Un simple petit tour du bâtiment du Mamac (Musée d’art moderne et d’art contemporain), installé à la Boverie, permet de se rendre compte que l’édifice semble (est ?) inachevé… Seule une façade dénote avec le style du bâtiment construit en 1905. Les briques rouges utilisées (sans ouvertures) étonnent en effet face à la Dérivation.

Paul Hautecler, du cabinet PHD, associé à l’architecte Rudy Ricciotti, le mentionnait d’ailleurs lorsque le projet de transformation du Mamac fut présenté en 2011 : "La surface est trop petite, elle l’a toujours été […] En 1905, un projet d’agrandissement existait"… Il s’agit de rentrer dans l’histoire en prolongeant l’idée de base.

Aujourd’hui, après moult tergiversations sur l’exploitation future des lieux qui deviendront donc Centre international d’art et de culture (Ciac), les grues ont investi le parc de la Boverie et, déjà, l’espace du côté de la Dérivation est confiné.

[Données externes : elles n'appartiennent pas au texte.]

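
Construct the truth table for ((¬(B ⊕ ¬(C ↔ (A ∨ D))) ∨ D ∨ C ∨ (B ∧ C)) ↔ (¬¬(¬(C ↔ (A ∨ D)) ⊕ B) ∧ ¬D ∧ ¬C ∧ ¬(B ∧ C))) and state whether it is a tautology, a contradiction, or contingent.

contradiction

A | B | C | D || (A ∨ D) | (C ↔ (A ∨ D)) | ¬(C ↔ (A ∨ D)) | (B ⊕ ¬(C ↔ (A ∨ D))) | ¬(B ⊕ ¬(C ↔ (A ∨ D))) | (B ∧ C) | (¬(C ↔ (A ∨ D)) ⊕ B) | ¬(¬(C ↔ (A ∨ D)) ⊕ B) | ¬¬(¬(C ↔ (A ∨ D)) ⊕ B) | ¬D | ¬C | ¬(B ∧ C) | φ
T | T | T | T ||    T    |       T       |       F        |          T           |           F           |    T    |          T           |           F           |           T            | F  | F  |    F     | F
T | T | T | F ||    T    |       T       |       F        |          T           |           F           |    T    |          T           |           F           |           T            | T  | F  |    F     | F
T | T | F | T ||    T    |       F       |       T        |          F           |           T           |    F    |          F           |           T           |           F            | F  | T  |    T     | F
T | T | F | F ||    T    |       F       |       T        |          F           |           T           |    F    |          F           |           T           |           F            | T  | T  |    T     | F
T | F | T | T ||    T    |       T       |       F        |          F           |           T           |    F    |          F           |           T           |           F            | F  | F  |    T     | F
T | F | T | F ||    T    |       T       |       F        |          F           |           T           |    F    |          F           |           T           |           F            | T  | F  |    T     | F
T | F | F | T ||    T    |       F       |       T        |          T           |           F           |    F    |          T           |           F           |           T            | F  | T  |    T     | F
T | F | F | F ||    T    |       F       |       T        |          T           |           F           |    F    |          T           |           F           |           T            | T  | T  |    T     | F
F | T | T | T ||    T    |       T       |       F        |          T           |           F           |    T    |          T           |           F           |           T            | F  | F  |    F     | F
F | T | T | F ||    F    |       F       |       T        |          F           |           T           |    T    |          F           |           T           |           F            | T  | F  |    F     | F
F | T | F | T ||    T    |       F       |       T        |          F           |           T           |    F    |          F           |           T           |           F            | F  | T  |    T     | F
F | T | F | F ||    F    |       T       |       F        |          T           |           F           |    F    |          T           |           F           |           T            | T  | T  |    T     | F
F | F | T | T ||    T    |       T       |       F        |          F           |           T           |    F    |          F           |           T           |           F            | F  | F  |    T     | F
F | F | T | F ||    F    |       F       |       T        |          T           |           F           |    F    |          T           |           F           |           T            | T  | F  |    T     | F
F | F | F | T ||    T    |       F       |       T        |          T           |           F           |    F    |          T           |           F           |           T            | F  | T  |    T     | F
F | F | F | F ||    F    |       T       |       F        |          F           |           T           |    F    |          F           |           T           |           F            | T  | T  |    T     | F
Every row is F, so the formula is a contradiction.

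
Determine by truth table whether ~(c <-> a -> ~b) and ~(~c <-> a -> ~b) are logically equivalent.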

Le chantier, qui doit impérativement s’achever en décembre 2015, a bel et bien débuté.

Une extension, pas une agression : voilà un parfait résumé de l’intervention que Liège entend pratiquer sur le musée, via l’association momentanée Wust-Moury, en suivant les plans des bureaux Ricciotti et PHD.

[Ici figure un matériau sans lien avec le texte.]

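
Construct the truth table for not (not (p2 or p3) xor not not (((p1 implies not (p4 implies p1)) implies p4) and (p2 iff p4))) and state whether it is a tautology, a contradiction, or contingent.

  p1  |   p2  |   p3  |   p4  | (p2 or p3) | not (p2 or p3) | (p4 implies p1) | not (p4 implies p1) | (p2 iff p4) |   φ  
----- | ----- | ----- | ----- | ---------- | -------------- | --------------- | ------------------- | ----------- | -----
 True |  True |  True |  True |    True    |     False      |       True      |        False        |     True    | False
 True |  True |  True | False |    True    |     False      |       True      |        False        |    False    |  True
 True |  True | False |  True |    True    |     False      |       True      |        False        |     True    | False
 True |  True | False | False |    True    |     False      |       True      |        False        |    False    |  True
 True | False |  True |  True |    True    |     False      |       True      |        False        |    False    |  True
 True | False |  True | False |    True    |     False      |       True      |        False        |     True    | False
 True | False | False |  True |   False    |      True      |       True      |        False        |    False    | False
 True | False | False | False |   False    |      True      |       True      |        False        |     True    |  True
False |  True |  True |  True |    True    |     False      |      False      |         True        |     True    | False
False |  True |  True | False |    True    |     False      |       True      |        False        |    False    |  True
False |  True | False |  True |    True    |     False      |      False      |         True        |     True    | False
False |  True | False | False |    True    |     False      |       True      |        False        |    False    |  True
False | False |  True |  True |    True    |     False      |      False      |         True        |    False    |  True
False | False |  True | False |    True    |     False      |       True      |        False        |     True    |  True
False | False | False |  True |   False    |      True      |      False      |         True        |    False    | False
False | False | False | False |   False    |      True      |       True      |        False        |     True    | False
8 of 16 rows are True, so the formula is contingent.

contingent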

Pour que le Mamac devienne Ciac, il faudra donc agrandir l’espace, "qui doublera", précise l’échevin des Travaux Roland Léonard, en passant de 2.100 m² à 4.200 m². Il s’agit notamment de créer un nouvel espace au niveau +1, qui s’étendra au-delà de l’actuel mur aveugle mais aussi d’approfondir les sous-sols.

À terme, le Ciac accueillera un parcours permanent visant à mettre en évidence, notamment, les œuvres majeurs du Mamac et du Musée d’art wallon. Il s’agit aussi de créer un espace de qualité pour accueillir des expositions "internationales".

Le chantier a débuté voici quelques semaines… à l’intérieur. "Des démolitions sont en cours dans des espaces confinés où il y avait un peu d’amiante". Pour être prêt "dès que les températures le permettent", les engins de chantier arrivent déjà dans la zone confinée.